UP.Labs is looking for a Machine Learning Engineer to design, develop, and deploy advanced machine learning and generative AI solutions that drive innovation across our venture portfolio. This hands-on role spans the full ML lifecycle—from data pipeline architecture and model development to production deployment and optimization on cloud platforms.
What You'll Do
- Lead the development and deployment of computer vision solutions (image classification, object detection, segmentation, OCR) alongside scalable machine learning systems including predictive models, recommendation systems, and advanced analytics pipelines.
- Design and build scalable backend systems and APIs that serve ML models and integrate with data infrastructure.
- Collaborate with data scientists, software engineers, and business stakeholders to identify opportunities for machine learning applications.
- Implement end-to-end ML workflows, including data preparation, model training, evaluation, and deployment.
- Develop and maintain production-grade ML systems, ensuring reliability and accuracy over time.
- Conduct thorough model testing, validation, and monitoring to ensure accuracy and stability.
- Stay current with the latest advancements in machine learning, artificial intelligence, and cloud technologies.
What We're Looking For
- Strong experience in computer vision, including image classification, object detection, segmentation, OCR, and deploying vision-based models into production environments.

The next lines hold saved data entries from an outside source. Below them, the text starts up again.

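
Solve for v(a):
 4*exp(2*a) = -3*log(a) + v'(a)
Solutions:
 v(a) = C1 + 3*a*log(a) - 3*a + 2*exp(2*a)


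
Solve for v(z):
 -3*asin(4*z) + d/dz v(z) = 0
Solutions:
 v(z) = C1 + 3*z*asin(4*z) + 3*sqrt(1 - 16*z^2)/4


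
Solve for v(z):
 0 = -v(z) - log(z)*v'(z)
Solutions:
 v(z) = C1*exp(-li(z))


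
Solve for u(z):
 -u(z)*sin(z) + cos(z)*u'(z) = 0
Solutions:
 u(z) = C1/cos(z)


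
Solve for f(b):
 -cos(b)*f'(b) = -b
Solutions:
 f(b) = C1 + Integral(b/cos(b), b)


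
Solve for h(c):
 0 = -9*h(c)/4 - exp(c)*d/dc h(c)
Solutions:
 h(c) = C1*exp(9*exp(-c)/4)


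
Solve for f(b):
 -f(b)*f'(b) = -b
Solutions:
 f(b) = -sqrt(C1 + b^2)
 f(b) = sqrt(C1 + b^2)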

- Strong proficiency in machine learning systems, with extensive experience in scalable model deployment, feature engineering, and ML operations.
- Solid backend development skills with the ability to build robust, scalable systems that support ML workloads.

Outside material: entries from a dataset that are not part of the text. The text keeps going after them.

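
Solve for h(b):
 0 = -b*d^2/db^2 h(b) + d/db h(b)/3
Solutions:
 h(b) = C1 + C2*b^(4/3)


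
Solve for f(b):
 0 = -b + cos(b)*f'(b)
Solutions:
 f(b) = C1 + Integral(b/cos(b), b)


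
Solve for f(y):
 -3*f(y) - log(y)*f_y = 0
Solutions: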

- Advanced Python programming skills for machine learning, data processing, and backend development.
- Deep expertise in Generative AI technologies, including LLMs, prompt engineering, and AI application development.
- Strong experience with PostgreSQL for data storage, querying, and database optimization.

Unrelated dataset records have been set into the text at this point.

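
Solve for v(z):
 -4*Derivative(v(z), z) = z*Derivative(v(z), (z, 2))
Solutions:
 v(z) = C1 + C2/z^3


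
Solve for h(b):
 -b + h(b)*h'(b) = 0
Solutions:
 h(b) = -sqrt(C1 + b^2)
 h(b) = sqrt(C1 + b^2)


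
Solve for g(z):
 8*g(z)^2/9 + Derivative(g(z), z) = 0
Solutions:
 g(z) = 9/(C1 + 8*z)


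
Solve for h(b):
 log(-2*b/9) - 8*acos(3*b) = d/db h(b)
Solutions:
 h(b) = C1 + b*log(-b) - 8*b*acos(3*b) - 2*b*log(3) - b + b*log(2) + 8*sqrt(1 - 9*b^2)/3


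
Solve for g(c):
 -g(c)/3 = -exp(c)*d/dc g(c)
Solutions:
 g(c) = C1*exp(-exp(-c)/3)


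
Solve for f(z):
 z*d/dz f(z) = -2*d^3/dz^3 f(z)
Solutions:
 f(z) = C1 + Integral(C2*airyai(-2^(2/3)*z/2) + C3*airybi(-2^(2/3)*z/2), z)


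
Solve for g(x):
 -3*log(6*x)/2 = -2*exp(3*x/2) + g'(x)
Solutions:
 g(x) = C1 - 3*x*log(x)/2 + 3*x*(1 - log(6))/2 + 4*exp(3*x/2)/3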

- Proficiency with Databricks for big data processing, collaborative ML development, and pipeline orchestration.
Nice to Have
- Working knowledge of Google Cloud Platform (GCP) for deploying and managing ML infrastructure.
- Familiarity with Amazon Web Services (AWS) for cloud-based ML solutions.
- Experience with Microsoft Azure for enterprise-scale ML deployments.
Technical Stack
- Python
- PostgreSQL
- Databricks
- Google Cloud Platform (GCP)
- Amazon Web Services (AWS)
- Microsoft Azure
Work Mode
This is a remote position open to candidates globally.
UP.Labs is dedicated to solving complex problems, driving technological advancements, and creating impactful digital products. We thrive on innovation and launching the next wave of successful startups.